Mars on Earth

Preparing for the Red Planet

Some years ago I wrote a popular fulldome show about Mars called MarsQuest.  In it, we discuss future missions to Mars, and ask the question, “Where on Earth can we go to learn about Mars?”

Research station at Devon Island, Nunavut, Canada. Courtesy Mars Institute.
Research station at Devon Island, Nunavut, Canada. Courtesy Mars Institute.

As it turns out, there are several good Mars-analog regions here on Earth where scientists have trained rovers and practiced for crewed missions to the Red Planet. One is called the Haughton-Mars Project, run by the Mars Institute, in cooperation with the SETI Institute, NASA, and the Canadian Space Agency in northern Canada for several years. One look at this desolate landscape, and you’d swear it’s Mars.

Several robotic explorers have been tested at the site, and a number of researchers have studied the surface conditions at the site to understand how they might be similar to those found on Mars, particularly at the polar regions.

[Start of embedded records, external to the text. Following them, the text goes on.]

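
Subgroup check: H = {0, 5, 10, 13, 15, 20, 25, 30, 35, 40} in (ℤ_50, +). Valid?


Subgroup test for H = {0, 5, 10, 13, 15, 20, 25, 30, 35, 40} in (ℤ_50, +):
(1) 0 ∈ H? Yes
(2) Closure: for all a,b ∈ H, (a+b) mod 50 ∈ H? No  [counterexample: 5 + 13 = 18 ∉ H]
(3) Inverses: for all a ∈ H, -a mod 50 ∈ H? No

No, H is not a subgroup of ℤ_50


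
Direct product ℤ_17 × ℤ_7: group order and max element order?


|ℤ_17 × ℤ_7| = 17 × 7 = 119
Max element order = lcm(17,7) = 119
Cyclic? Yes (gcd=1)

|ℤ_17×ℤ_7| = 119, max element order = 119


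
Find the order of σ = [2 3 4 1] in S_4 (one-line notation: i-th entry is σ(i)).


Cycle decomposition: (1 2 3 4)
Cycle lengths: 4
Order = lcm(4) = 4

ord(σ) = 4


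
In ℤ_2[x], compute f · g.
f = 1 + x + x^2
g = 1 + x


Expand and collect like terms; reduce coefficients mod 2:
x^0: 1·1 = 1 ≡ 1 (mod 2)
x^1: 1·1 + 1·1 = 2 ≡ 0 (mod 2)
x^2: 1·1 + 1·1 = 2 ≡ 0 (mod 2)
x^3: 1·1 = 1 ≡ 1 (mod 2)
Result: 1 + x^3

f · g = 1 + x^3


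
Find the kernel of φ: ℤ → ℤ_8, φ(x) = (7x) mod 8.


Kernel = preimage of identity
ker(φ) = {x ∈ ℤ : 7x ≡ 0 (mod 8)}. gcd(7,8) = 1, so 7x ≡ 0 (mod 8) ⟺ x ≡ 0 (mod 8/1 = 8). Hence ker(φ) = 8ℤ

ker(φ) = 8ℤ


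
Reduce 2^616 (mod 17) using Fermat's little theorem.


Fermat's little theorem: if p is prime and gcd(a,p)=1, then a^(p-1) ≡ 1 (mod p)
p = 17 is prime, gcd(2,17) = 1
Reduce exponent: 616 mod 16 = 8
So 2^616 ≡ 2^8 (mod 17)
2^8 mod 17 = 1

2^616 ≡ 1 (mod 17)


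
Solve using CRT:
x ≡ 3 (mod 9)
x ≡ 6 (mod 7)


m₁ = 9, m₂ = 7, gcd = 1, so CRT applies. M = m₁·m₂ = 63
Let M₁ = M/m₁ = 7, M₂ = M/m₂ = 9
Find y₁ ≡ M₁⁻¹ (mod m₁): 7⁻¹ ≡ 4 (mod 9)
Find y₂ ≡ M₂⁻¹ (mod m₂): 9⁻¹ ≡ 4 (mod 7)
x = a₁·M₁·y₁ + a₂·M₂·y₂ = 3·7·4 + 6·9·4 = 300
Reduce mod 63: x ≡ 48
Check: 48 mod 9 = 3 ✓, 48 mod 7 = 6 ✓

x ≡ 48 (mod 63)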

Mars-like conditions can also be found in Antarctica, particularly in dry valleys that might not be too different from similar terrain on the Red Planet.  In addition, the deserts in Utah also provide useable regions to understand conditions on Mars.

Some years ago, when I was in graduate school, groups of us went to Hawai’i to study volcanic features similar to those found on Mars, as well as other terrain called sapping valleys. Tramping around the slopes of Mauna Loa and Kileaua gave us a good feeling for the volcanic terrains on Mars.

You might ask, why go through all this work if people won’t be going to Mars for some time yet?  It may well be decades before we send people to Mars, but that doesn’t mean we can’t at least prepare and train in areas that are similar to the planet. Things will be alien enough there, and any kind of training will give future Mars explorers a leg up once they get to the planet. It’s also a great way to learn more about the alien landscapes that our own planet sometimes hands us.

Such studies are a legacy that we can hand down to the folks who WILL be going to Mars someday. They aren’t us, at least not unless we get a human-to-Mars program going in the next few years. No, they’ll be our kids, or maybe even our grandkids. And, all the work we do today will not be wasted on them.